The CD-ROM that Wal-Mart executives had seen was produced by Tag Digital Media, a direct marketing company that specializes in CD and DVD-based marketing campaigns.
Previously, Wal-Mart only had tried to reach a college audience directly through insertion of its monthly circular into some campus newspapers, she said, and it never had targeted the audience with unique content or messaging.
After reviewing its options, the Wal-Mart marketing team partnered with Tag Digital to produce a CD-ROM aimed at college students.
Wal-Mart thought that the most relevant content for the college audience was new music, movies and video games, and included information about several of each on the CD.
The CD contained trailers for movies including "The Lord of the Rings: The Two Towers," "Daredevil," "Just Married," "Legally Blonde 2" and "Bringing Down the House" as well as video games such as True Crime: Streets of L.A., Madden NFL 2004, NBA Live 2004 and Beyond Good & Evil. It also included several full-length music videos and MP3s featuring artists such as Maroon 5, Coldplay, Norah Jones and Ben Harper.
"The goal was to positively influence the attitudes of college-age people when thinking about Wal-Mart," Berryhill said. "We wanted them to think of Wal-Mart when they thought of buying music, movies and video games."
The CD also contained information about Wal-Mart locations and products and services like the company's Internet services, online photo services, travel services, phone cards and textbooks.
Tag Digital handled creative design and production of the CDs. The firm strongly believes that CDs have an edge over conventional direct mail.
"Overall, CD campaigns consistently outperform in the marketplace in terms of response rates and brand impressions," said William Huckestein, president of Tag Digital Media, San Diego. "In addition to being a ubiquitous medium, CDs carry a higher value association, which is due to the CD's ability to convey rich multimedia without bandwidth limitations."
Through Tag Digital's partnership with print production firm RR Donnelley and Sons, the CDs were inserted into RR Donnelley's Zip Strip Disc Mailer and sent out.
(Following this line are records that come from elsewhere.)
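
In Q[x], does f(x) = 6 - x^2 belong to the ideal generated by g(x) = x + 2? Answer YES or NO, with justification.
In Q[x] the ideal (g) consists of all multiples of g, so f ∈ (g) iff g | f, i.e. iff the remainder of f on division by g is 0. Divide f by g (g is monic, so eliminate the leading term of the running remainder at each step):
  leading term -x^2: subtract (-x)·g(x) = -x^2 - 2·x, leaving 2·x + 6
  leading term 2·x: subtract (2)·g(x) = 2·x + 4, leaving 2
The remainder r(x) = 2 ≠ 0 (and deg r < deg g), so g ∤ f, i.e. f ∉ (g).

Final answer: NO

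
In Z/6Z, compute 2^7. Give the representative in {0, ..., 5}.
2

Use repeated squaring. Binary(7) = 111. Walk through the bits of the exponent 7 left-to-right: at each bit after the leading one, square the running value, then multiply by 2 if the bit is 1 (always reducing mod 6):
  bit 1 = 1 (leading): start with 2.
  bit 2 = 1: square 2^2 = 4; bit is 1, so multiply 4·2 = 8 ≡ 2 (mod 6).
  bit 3 = 1: square 2^2 = 4; bit is 1, so multiply 4·2 = 8 ≡ 2 (mod 6).
Final value: 2^7 ≡ 2 (mod 6).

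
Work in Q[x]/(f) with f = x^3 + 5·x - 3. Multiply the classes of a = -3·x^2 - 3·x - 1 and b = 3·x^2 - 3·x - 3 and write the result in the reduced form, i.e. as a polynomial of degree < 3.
a · b ≡ 60·x^2 - 15·x + 3 (mod f(x))

First multiply in Q[x] without reducing: a · b = -9·x^4 + 15·x^2 + 12·x + 3. Now divide by f(x) = x^3 + 5·x - 3, eliminating the leading term at each step:
  leading term -9·x^4: subtract (-9·x)·f(x) = -9·x^4 - 45·x^2 + 27·x, leaving 60·x^2 - 15·x + 3
The degree is now < 3, so this is the remainder. Hence a · b ≡ 60·x^2 - 15·x + 3 in Q[x]/(f).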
More than 1 million CDs went in each of two drops in April and August. They were distributed at 500 to 600 U.S. colleges as inserts into college newspapers as well as delivered directly to dormitories and fraternity and sorority houses in cooperation with the schools.
"The colleges were chosen based on which ones could insert the piece into their newspaper or would allow it to be distributed through their dormitories or fraternities/sororities," Berryhill said. No other targeting mechanisms were used.
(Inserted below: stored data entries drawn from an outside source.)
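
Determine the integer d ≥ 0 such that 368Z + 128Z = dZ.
(368, 128) = (16); d = 16

In the PID Z, (a, b) is generated by gcd(a, b). Compute gcd(368, 128) with the extended Euclidean algorithm, tracking rows (r, s, t) with s·368 + t·128 = r:
  row A: (368, 1, 0)   [1·368 + 0·128 = 368]
  row B: (128, 0, 1)   [0·368 + 1·128 = 128]
  368 = 2·128 + 112   → row C = row A − 2·row B = (112, 1, −2)   [check: 1·368 − 2·128 = 112]
  128 = 1·112 + 16   → row D = row B − 1·row C = (16, −1, 3)   [check: −1·368 + 3·128 = 16]
  112 = 7·16 + 0   → remainder 0, stop. gcd = 16 (last nonzero row D).
So gcd(368, 128) = 16, with Bézout identity −1·368 + 3·128 = 16. Containment (⊇): the Bézout identity exhibits 16 as an element of (368, 128), giving (16) ⊆ (368, 128). Containment (⊆): since 16 | 368 and 16 | 128 (368 = 16·23, 128 = 16·8), every Z-linear combination of 368 and 128 is divisible by 16, so (368, 128) ⊆ (16). Therefore (368, 128) = (16), d = 16.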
To track response to the CD, a voluntary opt-in function was included. It asked students for their e-mail address, ZIP code, age, computer type and gender as well as questions specific to their attitudes about the CD and Wal-Mart in general. There also was an option to receive Wal-Mart online newsletters.
Berryhill said that response has been higher than conventional direct mail but would not elaborate. She would not discuss the campaign's cost, either. Wal-Mart is in the analysis phase of the campaign, Berryhill said, and no decision has been made about using CD-ROMs in the future.